Obviously this is all a bit psedo-code, but it should help you simplify the full statement
I know this thread is really old, but as it is searchable from google.
I'm writing a TI-83 plus calculator program that addresses similar issues. In my case, I'm trying to actually solve the equation for a specific variable in number, but it may still relate to your problem, although I'm using an array, so it might be easier for me to pick out specific values...
It's not quite done, but it does get rid of the vast majority of parentheses with (I think), a somewhat elegant solution.
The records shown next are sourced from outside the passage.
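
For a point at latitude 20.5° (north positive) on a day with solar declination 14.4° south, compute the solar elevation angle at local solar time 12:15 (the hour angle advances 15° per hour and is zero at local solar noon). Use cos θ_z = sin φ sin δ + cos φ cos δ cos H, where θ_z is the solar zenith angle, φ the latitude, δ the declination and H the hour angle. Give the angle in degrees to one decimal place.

54.9°

Hour angle H = 15° × (12.25 − 12) = 3.75°.
cos θ_z = sin(20.5°) sin(-14.4°) + cos(20.5°) cos(-14.4°) cos(3.75°) = -0.0871 + 0.9053 = 0.8182.
θ_z = arccos(0.8182) = 35.09°, so the elevation is 90° − 35.09° = 54.91°.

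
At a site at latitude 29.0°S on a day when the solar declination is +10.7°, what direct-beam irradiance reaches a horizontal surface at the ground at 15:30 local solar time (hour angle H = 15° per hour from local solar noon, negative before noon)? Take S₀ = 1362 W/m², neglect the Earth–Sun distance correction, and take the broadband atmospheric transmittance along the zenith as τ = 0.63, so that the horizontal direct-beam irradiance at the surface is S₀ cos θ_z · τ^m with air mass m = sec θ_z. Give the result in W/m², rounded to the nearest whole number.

203 W/m²

Hour angle H = 15° × (15.5 − 12) = 52.50°.
cos θ_z = sin(-29.0°) sin(10.7°) + cos(-29.0°) cos(10.7°) cos(52.50°) = -0.0900 + 0.5232 = 0.4332.
Air mass m = 1/cos θ_z = 1/0.4332 = 2.308; τ^m = 0.63^2.308 = 0.3443.
Surface direct beam = 1362 × 0.4332 × 0.3443 = 203.14 W/m².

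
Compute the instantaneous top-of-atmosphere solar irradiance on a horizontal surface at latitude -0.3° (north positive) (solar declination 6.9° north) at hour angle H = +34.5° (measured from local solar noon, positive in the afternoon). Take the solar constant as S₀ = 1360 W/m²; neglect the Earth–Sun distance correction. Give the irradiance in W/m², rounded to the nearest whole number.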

What I do is scan through the equation/function/whatever, keeping track of each opening parenthese "(" until I find a closing parenthese ")", at which point I can be assured that I won't run into any more deeply nested parenthese.
y=((3x + (2))) would show the (2) first, and then the (3x + (2)), and then the ((3x + 2))).
What it does then is checks the values immediately before and after each parenthese. In the case above, it would return + and ). Each of these is assigned a number value. Between the two of them, the higher is used. If no operators are found (*,/,+,^, or -) I default to a value of 0.
Next I scan through the inside of the parentheses. I use a similar numbering system, although in this case I use the lowest value found, not the highest. I default to a value of 5 if nothing is found, as would be in the case above.
The idea is that you can assign a number to the importance of the parentheses by subtracting the two values. If you have something like a ^ on the outside of the parentheses
(2+3)^5
those parentheses are potentially very important, and would be given a high value, (in my program I use 5 for ^).
It is possible however that the inside operators would render the parentheses very unimportant,
(2)^5
where nothing is found. In that case the inside would be assigned a value of 5. By subtracting the two values, you can then determine whether or not a set of parentheses is neccessary simply by checking whether the resulting number is greater than 0. In the case of (2+3)^5, a ^ would give a value of 5, and a + would give a value of 1. The resulting number would be 4, which would indicate that the parentheses are in fact needed.
In the case of (2)^5 you would have an inner value of 5 and an outer value of 5, resulting
in a final value of 0, showing that the parentheses are unimportant, and can be removed.
The downside to this is that, (at least on the TI-83) scanning through the equation so many times is ridiculously slow. But if speed isn't an issue...
Don't know if that will help at all, I might be completely off topic. Hope you got everything up and working.
I'm pretty sure that in order to determine what parentheses are unnecessary, you have to evaluate the expressions within them. Because you can nest parentheses, this is is the sort of recursive problem that a regular expression can only address in a shallow manner, and most likely to incorrect results. If you're already evaluating the expression, maybe you'd like to simplify the formula if possible. This also gets kind of tricky, and in some approaches uses techniques that that are also seen in machine learning, such as you might see in the following paper: http://portal.acm.org/citation.cfm?id=1005298
If your variable names don't change significantly from 1 query to the next, you could try a series of replace() commands. i.e.
X=replace([QryString],"(([V].[6443]))","[V].[6443]")
Also, why can't it surpass 255 characters? If you are storing this as a string field in an Access table, then you could try putting half the expression in 1 field and the second half in another.
You could also try parsing your expression using ANTLR, yacc or similar and create a parse tree. These trees usually optimize parentheses away. Then you would just have to create expression back from tree (without parentheses obviously).
It might take you more than a few hours to get this working though. But expression parsing is usually the first example on generic parsing, so you might be able to take a sample and modify it to your needs.